Celtics Paul Pierce on player empowerment
Hall of Famer Paul Pierce discussed the matter with Heavy Sports, understanding the situation now while defending his own flirtation with the process. He had already been a five times All-Star when Celtic Fortune fell below 0.500 at the start and middle of the month. Pierce was exploring the possibility of being somewhere else.
“But I never did it publicly,” he told Heavy. “And I didn’t say I wanted to leave. We talked about what’s next and the future, like, what’s the game plan? Because if we’re not looking to be a championship contender right now, then we need to look at a rebuild and you probably want to get me out of here. It was a crossroads.
The Celtics took the road to the franchise’s 18th NBA title in exchange for Ray Allen and then Kevin Garnett in the summer of 2007.
These moves were an important and popular topic among sports fans, even during the league’s offseason.

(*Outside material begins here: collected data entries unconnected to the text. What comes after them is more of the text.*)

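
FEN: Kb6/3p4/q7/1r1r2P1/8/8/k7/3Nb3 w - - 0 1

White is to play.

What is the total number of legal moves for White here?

White to move; king on a8.
In check: yes, from the black queen on a6.
Legal moves: none.
Count: 0.

0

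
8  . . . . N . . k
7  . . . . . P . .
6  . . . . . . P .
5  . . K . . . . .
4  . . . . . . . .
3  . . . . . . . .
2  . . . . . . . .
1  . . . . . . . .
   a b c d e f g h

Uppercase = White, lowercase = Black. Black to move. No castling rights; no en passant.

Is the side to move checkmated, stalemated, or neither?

Black to move; black king on h8.
In check: no.
King squares — g7: attacked by Ne8; h7: attacked by Pg6; g8: attacked by Pf7.
Legal moves for Black: none.
Not in check and no legal moves → stalemate.

stalemate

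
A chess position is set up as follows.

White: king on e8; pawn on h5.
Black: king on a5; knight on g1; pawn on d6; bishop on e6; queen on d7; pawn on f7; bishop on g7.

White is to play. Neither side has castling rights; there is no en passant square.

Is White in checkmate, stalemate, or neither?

checkmate

White to move; white king on e8.
In check: yes, from the black queen on d7.
King squares — d7: attacked by Be6; e7: attacked by Qd7; f7: attacked by Be6; d8: attacked by Qd7; f8: attacked by Bg7.
Legal moves for White: none.
In check with no legal moves → checkmate.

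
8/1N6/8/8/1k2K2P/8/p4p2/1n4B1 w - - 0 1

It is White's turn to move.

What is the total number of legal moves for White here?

White to move; king on e4.
In check: no.
Legal moves: Nd8, Nd6, Nc5, Na5, Kf5, Ke5, Kd5, Kf4, Kd4, Kf3, Ke3, Kd3, Bh2, Bxf2, h5.
Count: 15.

15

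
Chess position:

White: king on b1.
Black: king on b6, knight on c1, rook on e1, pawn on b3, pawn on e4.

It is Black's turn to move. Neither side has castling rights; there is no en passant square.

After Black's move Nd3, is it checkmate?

yes

After Nd3: white king on b1; in check: yes, from the black rook on e1.
King squares — a1: attacked by Re1; c1: attacked by Re1; a2: attacked by Pb3; b2: attacked by Nd3; c2: attacked by Pb3.
White has no legal moves → checkmate.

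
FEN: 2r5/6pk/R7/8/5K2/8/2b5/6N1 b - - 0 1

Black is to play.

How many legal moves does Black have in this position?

Black to move; king on h7.
In check: no.
Legal moves: Rh8, Rg8, Rf8+, Re8, Rd8, Rb8, Ra8, Rc7, Rc6, Rc5, Rc4+, Rc3, Kh8, Kg8, Bg6, Bf5, Be4, Ba4, Bd3, Bb3, Bd1, Bb1, g6, g5+.
Count: 24.

24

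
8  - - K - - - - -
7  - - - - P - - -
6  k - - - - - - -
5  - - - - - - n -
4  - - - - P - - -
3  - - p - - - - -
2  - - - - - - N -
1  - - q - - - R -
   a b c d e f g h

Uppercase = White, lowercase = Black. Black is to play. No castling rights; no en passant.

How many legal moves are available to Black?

Black to move; king on a6.
In check: no.
Legal moves: Ka7, Kb6, Kb5, Ka5, Nh7, Nf7, Ne6, Nxe4, Nh3, Nf3, Qf4, Qe3, Qa3, Qd2, Qc2, Qb2, Qxg1, Qf1, Qe1, Qd1, Qb1, Qa1, c2.
Count: 23.

23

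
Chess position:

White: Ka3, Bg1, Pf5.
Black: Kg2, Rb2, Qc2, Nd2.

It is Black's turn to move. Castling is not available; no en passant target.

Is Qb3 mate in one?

yes

After Qb3: white king on a3; in check: yes, from the black queen on b3.
King squares — a2: attacked by Rb2; b2: attacked by Qb3; b3: attacked by Rb2; a4: attacked by Qb3; b4: attacked by Qb3.
White has no legal moves → checkmate.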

And therein lies the double-edged sword. The NBA loves it when it’s front and center in the public consciousness, but players seeking divorce can seem a bit unseemly — and irritate the jilted fan base that follows them.

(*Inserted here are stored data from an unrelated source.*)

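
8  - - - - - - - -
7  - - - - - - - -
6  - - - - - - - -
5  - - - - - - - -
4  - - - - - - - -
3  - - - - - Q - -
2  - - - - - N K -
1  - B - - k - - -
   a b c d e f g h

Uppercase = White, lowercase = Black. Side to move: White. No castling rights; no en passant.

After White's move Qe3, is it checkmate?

yes

After Qe3: black king on e1; in check: yes, from the white queen on e3.
King squares — d1: attacked by Nf2; f1: attacked by Kg2; d2: attacked by Qe3; e2: attacked by Qe3; f2: attacked by Kg2.
Black has no legal moves → checkmate.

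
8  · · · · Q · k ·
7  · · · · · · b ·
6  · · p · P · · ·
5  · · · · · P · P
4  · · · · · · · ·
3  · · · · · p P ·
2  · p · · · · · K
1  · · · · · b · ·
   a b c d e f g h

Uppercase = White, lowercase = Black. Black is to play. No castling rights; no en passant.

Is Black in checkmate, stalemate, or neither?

neither

Black to move; black king on g8.
In check: yes, from the white queen on e8.
Legal moves for Black: Kh7, Bf8.
Black is in check but has 2 legal moves → neither.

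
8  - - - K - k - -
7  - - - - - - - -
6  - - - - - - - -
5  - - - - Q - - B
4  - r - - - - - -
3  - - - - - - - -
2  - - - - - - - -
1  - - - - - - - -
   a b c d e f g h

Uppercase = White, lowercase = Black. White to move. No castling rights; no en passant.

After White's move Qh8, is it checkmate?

After Qh8: black king on f8; in check: yes, from the white queen on h8.
King squares — e7: attacked by Kd8; f7: attacked by Bh5; g7: attacked by Qh8; e8: attacked by Bh5; g8: attacked by Qh8.
Black has no legal moves → checkmate.

yes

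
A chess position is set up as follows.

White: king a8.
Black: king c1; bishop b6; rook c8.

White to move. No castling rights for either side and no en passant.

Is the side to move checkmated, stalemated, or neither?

neither

White to move; white king on a8.
In check: yes, from the black rook on c8.
Legal moves for White: Kb7.
White is in check but has 1 legal move → neither.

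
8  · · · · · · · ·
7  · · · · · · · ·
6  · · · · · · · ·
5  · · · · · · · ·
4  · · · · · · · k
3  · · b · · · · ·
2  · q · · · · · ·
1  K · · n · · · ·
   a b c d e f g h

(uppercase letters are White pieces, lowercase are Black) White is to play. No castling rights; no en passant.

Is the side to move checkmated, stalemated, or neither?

checkmate

White to move; white king on a1.
In check: yes, from the black queen on b2.
King squares — b1: attacked by Qb2; a2: attacked by Qb2; b2: attacked by Nd1.
Legal moves for White: none.
In check with no legal moves → checkmate.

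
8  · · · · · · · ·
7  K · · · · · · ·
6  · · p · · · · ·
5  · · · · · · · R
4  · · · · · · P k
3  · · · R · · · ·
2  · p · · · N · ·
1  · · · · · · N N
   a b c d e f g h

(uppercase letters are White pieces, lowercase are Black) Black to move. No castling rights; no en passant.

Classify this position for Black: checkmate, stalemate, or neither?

Black to move; black king on h4.
In check: yes, from the white rook on h5.
King squares — g3: attacked by Nh1; h3: attacked by Ng1; g4: attacked by Nf2; g5: attacked by Rh5; h5: attacked by Pg4.
Legal moves for Black: none.
In check with no legal moves → checkmate.

checkmate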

“I’m not sure how good it is for the game,” Pierce said. “But at the same time, players have learned that they largely control their own destiny. It just seems like they are gaining more power. But when you can be traded at any time without any authorization and simply sent back after establishing yourself in a community, I mean, what can you say?
NBA owners are a little fed up
The NBA actually has labor peace (the last The CBA runs through the 2029-30 season), but that doesn’t mean there isn’t room for some grumbling.
“I think some landlords are a little fed up with the idea that they’re paying astronomical sums of money – and that they wouldn’t pay them if they didn’t have them; I mean, the collective bargaining formula works – and then they’re stuck like that,” a league source said.
“If your best player or one of your best players says he wants to retire, what does that look like when you’re trying to promote your team to your audience, when you’re trying to sell tickets and d “get people to watch your local televised games?? The owners say the only people bound by contracts now are us. The players feel no sense of obligation by contract.
This is of course an oversimplification that applies to some. But when some of them are among the most marketable players on their team, it can create a difficult situation, both financially and in terms of perception, which can, in turn, impact the former.